Abstract

Today's global competitions are forcing enterprises to rely on integrated manufacturing systems to satisfy constantly changing market requirements. Whereas Small to Medium Enterprises (SMEs) often feel difficult to compete with large organisations due to having insufficient resources. By integrating resources of many partners, the SMEs can form global integrated manufacturing systems in the form of Virtual CIM (VCIM) and thus achieve a competitive edge. VCIM is a concept towards integrating globally distributed manufacturing resources across enterprise boundaries. In order to implement VCIM, this research project develops an agent-based architecture to support the integration and scheduling of distributed manufacturing resources.
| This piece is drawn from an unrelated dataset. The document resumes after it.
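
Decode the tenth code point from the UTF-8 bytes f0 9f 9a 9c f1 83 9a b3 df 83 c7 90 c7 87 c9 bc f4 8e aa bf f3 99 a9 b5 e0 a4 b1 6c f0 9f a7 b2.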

This architecture accommodates all agents for VCIM with a three-layered structure and permits new agents to be connected with the existing structure through the Internet when and where necessary. In this architecture, many Facilitator agents coordinate activities of manufacturing resources in a parallel manner. Meanwhile, the Facilitator agents achieve proposal messages through agent negotiation based on distributed resources’ real time information and use a backward network algorithm for shortest-path to perform optimisation for resource allocation. With these approaches, an optimised production schedule has the lowest cost as the primary criteria and the shortest production time as the secondary criteria while satisfying customer required due date/time and delivering destination.